Member of Bihar Legislative Assembly
- In office 2010–2015
- Preceded by: Constituency created
- Succeeded by: Lal Babu Prasad Gupta
- Constituency: Chiraia
- In office 2005–2010
- Preceded by: Manoj Kumar Singh
- Succeeded by: Pawan Jaiswal
- Constituency: Dhaka
- In office 1990–2000
- Preceded by: Motiur Rahman
- Succeeded by: Manoj Kumar Singh
- Constituency: Dhaka

= Avaneesh Kumar Singh =

Indian politician

Avaneesh Kumar Singh is an Indian politician and 6 terms MLA from Bihar who had served as MLA from 2010 to 2015 from Chiraia. He had previously represented Dhaka in the Bihar Legislative Assembly from 2005 to 2010 and 1990 to 2000 on BJP ticket. He is known as one of the very first founder's of BJP in north Bihar . He also served as president of Sunyakal Samiti at Bihar Legislative Assembly. He is known as " शेरे बिहार " .

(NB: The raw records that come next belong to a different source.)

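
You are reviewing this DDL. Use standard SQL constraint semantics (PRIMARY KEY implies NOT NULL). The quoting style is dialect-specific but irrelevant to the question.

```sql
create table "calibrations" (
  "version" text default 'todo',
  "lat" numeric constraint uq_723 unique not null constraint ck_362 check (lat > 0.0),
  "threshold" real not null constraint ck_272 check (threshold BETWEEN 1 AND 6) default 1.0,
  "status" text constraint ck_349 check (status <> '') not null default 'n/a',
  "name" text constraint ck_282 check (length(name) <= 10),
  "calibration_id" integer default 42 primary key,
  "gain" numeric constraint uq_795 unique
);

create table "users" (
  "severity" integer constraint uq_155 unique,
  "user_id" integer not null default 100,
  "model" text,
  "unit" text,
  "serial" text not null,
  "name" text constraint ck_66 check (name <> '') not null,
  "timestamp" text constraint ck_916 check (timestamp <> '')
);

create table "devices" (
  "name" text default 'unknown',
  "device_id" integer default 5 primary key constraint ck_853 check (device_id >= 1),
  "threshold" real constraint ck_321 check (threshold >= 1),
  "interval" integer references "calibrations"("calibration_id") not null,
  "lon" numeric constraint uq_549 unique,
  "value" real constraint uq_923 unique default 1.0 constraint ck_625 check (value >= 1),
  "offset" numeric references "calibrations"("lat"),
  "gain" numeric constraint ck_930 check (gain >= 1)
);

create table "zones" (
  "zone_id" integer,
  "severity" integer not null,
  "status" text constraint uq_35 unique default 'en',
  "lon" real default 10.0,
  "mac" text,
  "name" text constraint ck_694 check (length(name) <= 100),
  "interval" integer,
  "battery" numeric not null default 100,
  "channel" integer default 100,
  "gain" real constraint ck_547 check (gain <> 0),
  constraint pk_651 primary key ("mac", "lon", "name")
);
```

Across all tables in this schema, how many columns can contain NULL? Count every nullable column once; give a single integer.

calibrations: 3 nullable (version, name, gain — PK (calibration_id) and explicit NOT NULL columns excluded).
users: 4 nullable (severity, model, unit, timestamp — PK none and explicit NOT NULL columns excluded).
devices: 6 nullable (name, threshold, lon, value, offset, gain — PK (device_id) and explicit NOT NULL columns excluded).
zones: 5 nullable (zone_id, status, interval, channel, gain — PK (mac, lon, name) and explicit NOT NULL columns excluded).
Total: 3 + 4 + 6 + 5 = 18.

18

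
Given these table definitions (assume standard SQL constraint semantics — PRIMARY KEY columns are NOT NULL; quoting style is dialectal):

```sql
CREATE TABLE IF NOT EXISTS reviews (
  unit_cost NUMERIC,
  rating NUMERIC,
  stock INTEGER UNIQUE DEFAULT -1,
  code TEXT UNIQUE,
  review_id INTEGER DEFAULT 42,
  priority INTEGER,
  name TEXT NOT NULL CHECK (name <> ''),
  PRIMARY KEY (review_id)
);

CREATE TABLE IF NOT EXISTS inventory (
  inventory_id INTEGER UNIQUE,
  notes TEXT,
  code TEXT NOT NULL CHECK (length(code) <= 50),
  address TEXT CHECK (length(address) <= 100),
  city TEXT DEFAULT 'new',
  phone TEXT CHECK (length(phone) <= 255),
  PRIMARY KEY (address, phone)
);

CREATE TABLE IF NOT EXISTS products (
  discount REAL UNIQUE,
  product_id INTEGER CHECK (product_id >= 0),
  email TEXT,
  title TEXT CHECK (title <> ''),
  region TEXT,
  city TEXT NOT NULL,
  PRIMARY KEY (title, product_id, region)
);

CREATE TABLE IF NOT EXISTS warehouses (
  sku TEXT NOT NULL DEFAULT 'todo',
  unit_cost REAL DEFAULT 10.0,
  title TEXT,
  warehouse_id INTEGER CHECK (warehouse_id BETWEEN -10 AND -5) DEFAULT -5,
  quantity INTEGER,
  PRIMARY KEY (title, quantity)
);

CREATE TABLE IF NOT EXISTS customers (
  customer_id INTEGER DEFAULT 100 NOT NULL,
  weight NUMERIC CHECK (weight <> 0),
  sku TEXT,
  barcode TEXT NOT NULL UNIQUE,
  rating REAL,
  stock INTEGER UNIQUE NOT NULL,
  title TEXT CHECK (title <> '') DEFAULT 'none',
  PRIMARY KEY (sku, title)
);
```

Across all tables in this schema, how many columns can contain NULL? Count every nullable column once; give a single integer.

14

reviews: 5 nullable (unit_cost, rating, stock, code, priority — PK (review_id) and explicit NOT NULL columns excluded).
inventory: 3 nullable (inventory_id, notes, city — PK (address, phone) and explicit NOT NULL columns excluded).
products: 2 nullable (discount, email — PK (title, product_id, region) and explicit NOT NULL columns excluded).
warehouses: 2 nullable (unit_cost, warehouse_id — PK (title, quantity) and explicit NOT NULL columns excluded).
customers: 2 nullable (weight, rating — PK (sku, title) and explicit NOT NULL columns excluded).
Total: 5 + 3 + 2 + 2 + 2 = 14.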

In 2013, despite being a BJP legislator Avaneesh Kumar Singh had opposed Narendra Modi's candidature as Prime Ministerial candidate and had supported Nitish Kumar due to which the BJP suspended him for anti-party activities. He joined Janata Dal (United) with his supporters and was given ticket to contest to 2014 Lok Sabha election from Purvi Champaran. He even got more than lakh of votes but he was not able to succeed.